Quercetin reduces intense acute swimming-induced COX-2 and gp91phox mRNA expression in the soleus muscle.
Mice were treated with vehicle or quercetin (30 mg/kg, i.p.) 30 min before plus reinforcements 12 h after the intense acute swimming session. Samples of soleus muscle were collected 24 h after the intense acute swimming session. COX-2 (Panel A) and gp91phox (Panel B) mRNA expression were determined by qPCR. Results are presented as COX-2 and gp91phox mRNA expression (normalized to Gapdh) (n = 6 mice per group per experiment, representative of two independent experiments). *P<0.05 compared to the naïve and sham groups, #P<0.05 compared with vehicle group (One-way ANOVA followed by Tukey’s post hoc).
Fig 7.
Quercetin inhibits NFκB activation and induces Nrf2 and HO-1 mRNA expression in the soleus muscle after intense acute swimming.
Mice were treated with vehicle or quercetin (30 mg/kg, i.p.) 30 min before plus reinforcements 12 h after the intense acute swimming session.
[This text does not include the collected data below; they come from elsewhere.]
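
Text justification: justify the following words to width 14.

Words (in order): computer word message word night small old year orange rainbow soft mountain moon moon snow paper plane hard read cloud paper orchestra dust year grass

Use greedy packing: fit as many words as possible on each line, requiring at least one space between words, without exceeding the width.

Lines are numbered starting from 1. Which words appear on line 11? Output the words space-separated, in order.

Line 1: ['computer', 'word'] (min_width=13, slack=1)
Line 2: ['message', 'word'] (min_width=12, slack=2)
Line 3: ['night', 'small'] (min_width=11, slack=3)
Line 4: ['old', 'year'] (min_width=8, slack=6)
Line 5: ['orange', 'rainbow'] (min_width=14, slack=0)
Line 6: ['soft', 'mountain'] (min_width=13, slack=1)
Line 7: ['moon', 'moon', 'snow'] (min_width=14, slack=0)
Line 8: ['paper', 'plane'] (min_width=11, slack=3)
Line 9: ['hard', 'read'] (min_width=9, slack=5)
Line 10: ['cloud', 'paper'] (min_width=11, slack=3)
Line 11: ['orchestra', 'dust'] (min_width=14, slack=0)
Line 12: ['year', 'grass'] (min_width=10, slack=4)

Answer: orchestra dust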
NFκB activation (total NFκB/phosphorylated NFκB ratio, Panel A), and Nrf2 (Panel B) and HO-1 (Panel C) mRNA expression in the soleus muscle were assessed 24 h after the intense acute swimming session. Results are presented as NFκB activation (total-p65/phosphotrilated-p65 ratio)/mg of soleus muscle, and Nrf2 and HO-1 mRNA expression (normalized to Gapdh) (n = 6 mice per group per experiment, representative of two independent experiments). *P<0.05 compared to the vehicle treated group (One-way ANOVA followed by Tukey’s post hoc).
Fig 8.
Quercetin reduces intense acute swimming-induced increases in plasmatic concentrations of CK and MyoD mRNA expression in the soleus muscle.
Mice were treated with vehicle or quercetin (30 mg/kg, i.p.) 30 min before plus reinforcements 12 h after the intense acute swimming session. At 2 or 24 h after the intense acute swimming session, blood samples were collected for determination of plasmatic levels of CK (Panel A). Samples of the soleus muscle were collected 24 h after the intense acute swimming session for evaluation of MyoD mRNA expression (Panel B). Results are presented as creatine kinase (total) (U/L of plasma) and MyoD mRNA expression (normalized to Gapdh) (n = 6 mice per group per experiment, representative of two independent experiments). *P<0.05 compared to the naïve and sham groups, #P<0.05 compared with vehicle group (One-way ANOVA followed by Tukey’s post hoc).
Fig 9.
Quercetin reduces intense acute swimming-induced increases in cytokine production, oxidative stress and glial cells activation in the spinal cord.
Mice were treated with vehicle or quercetin (30 mg/kg, i.p.) 30 min before (for cytokine production and oxidative stress determination) plus reinforcements 12 h after the intense acute swimming session (for glial cells activation assessment). Samples of the spinal cord (L4-L6) were collected 2 h after the intense acute swimming session for evaluation of cytokine production (TNF-α, IL-1β and IL-10) (Panel A) and oxidative stress (GSH and TBARS) (Panels B and C). GFAP and Iba-1 mRNA expression in spinal cord samples was determined 24 h after the swimming session (Panels D and E). Results are presented as cytokines (picograms per 100 mg), GSH (mmol/mg) and TBARS (nmol of MDA/mg of protein) of spinal cord samples, and GFAP and Iba-1 mRNA expression (normalized to Gapdh) (n = 6 mice per group per experiment, representative of two independent experiments). *P<0.05 compared to the naïve and sham groups, #P<0.05 compared with vehicle group (One-way ANOVA followed by Tukey’s post hoc).